IBM Australia’s new cloud boss Eric Schnatterly says the company’s multi-zone availability region (MZR) for cloud is now live in Sydney.

IBM opens its Aussie multi-zone availability region for cloud

IBM announced plans to deploy an MZR in Australia last June.

Schnatterly will use his address at the Gartner IT Infrastructure, Operations and Cloud Strategies summit in Sydney tonight to officially launch the MZR, though he noted it had already been quietly set live.

The MZR, known as AP South, comprises three networked Sydney data centres and is being targeted at customers seeking high availability for their IBM cloud services.

Schnatterly said that around 40 IBM cloud-based services, including its Watson APIs, could be configured to run in the MZR.

He declined to comment on whether IBM A/NZ’s capital investment plans would cover an MZR for Melbourne, where the company also has cloud points-of-presence.

However, he suggested that the economic case for doing that could be difficult. Instead, it was more likely that IBM could look to expand the reach of its cloud beyond data centres in Sydney and Melbourne.

“This would be a logical evolution of this build out,” he said.

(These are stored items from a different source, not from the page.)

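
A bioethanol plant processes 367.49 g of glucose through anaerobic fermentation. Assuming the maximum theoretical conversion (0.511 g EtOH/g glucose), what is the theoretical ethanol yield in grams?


Theoretical ethanol yield: m_EtOH = 0.511 * m_glucose
m_EtOH = 0.511 * 367.49 = 187.7874 g

187.7874 g


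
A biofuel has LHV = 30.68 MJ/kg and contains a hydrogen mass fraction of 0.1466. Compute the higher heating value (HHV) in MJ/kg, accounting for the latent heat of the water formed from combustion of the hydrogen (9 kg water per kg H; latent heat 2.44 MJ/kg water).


HHV = LHV + H_frac * 9 * 2.44
= 30.68 + 0.1466 * 9 * 2.44
= 33.8993 MJ/kg

33.8993 MJ/kg


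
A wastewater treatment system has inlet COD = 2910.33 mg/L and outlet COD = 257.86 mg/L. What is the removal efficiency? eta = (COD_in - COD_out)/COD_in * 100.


eta = (COD_in - COD_out) / COD_in * 100
= (2910.33 - 257.86) / 2910.33 * 100
= 91.1398%

91.1398%


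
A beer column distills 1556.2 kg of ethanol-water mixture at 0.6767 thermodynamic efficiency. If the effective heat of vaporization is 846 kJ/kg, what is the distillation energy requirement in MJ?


E = m * 846 / (eta * 1000)
= 1556.2 * 846 / (0.6767 * 1000)
= 1945.5375 MJ

1945.5375 MJ


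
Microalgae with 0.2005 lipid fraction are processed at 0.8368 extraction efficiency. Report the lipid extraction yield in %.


Y = lipid_content * extraction_eff * 100
= 0.2005 * 0.8368 * 100
= 16.7778%

16.7778%


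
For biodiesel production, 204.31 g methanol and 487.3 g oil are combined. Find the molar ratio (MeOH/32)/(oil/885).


Molar ratio = n_MeOH / n_oil = (MeOH/32) / (oil/885) = (MeOH * 885) / (32 * oil)
= (204.31 * 885) / (32 * 487.3)
= 11.5954

11.5954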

Any additional investment in cloud availability zones would be predicated on the idea that customers still aren’t hosting most of their workloads on cloud-based infrastructure, and therefore would be a bet on being able to secure a slice of that potential business.

Schnatterly moved from IBM Singapore to IBM Australia and New Zealand this month to take on the role of vice president of cloud and cognitive software, security and services.

He previously led IBM Systems across Asia Pacific, though he suggested this business was often mis-characterised.

“A lot of people characterise that as the hardware franchise of IBM,” he said.

“For the last few years people have attempted to put me and my team in a box of ‘legacy IBM’ or ‘the old hardware business part of IBM’.

“I spent a lot of time trying to make clear even in the cloud there’s infrastructure, even in serverless computing there are servers, so [IBM Systems] is very much part of the cloud.”

His new role is somewhat expanded, with security and services a recent addition to the cloud and cognitive remit.

“The team [here] recently expanded - we used to have security software and security services as a separate standalone business outside of cloud and cognitive and now that’s been integrated,” he said.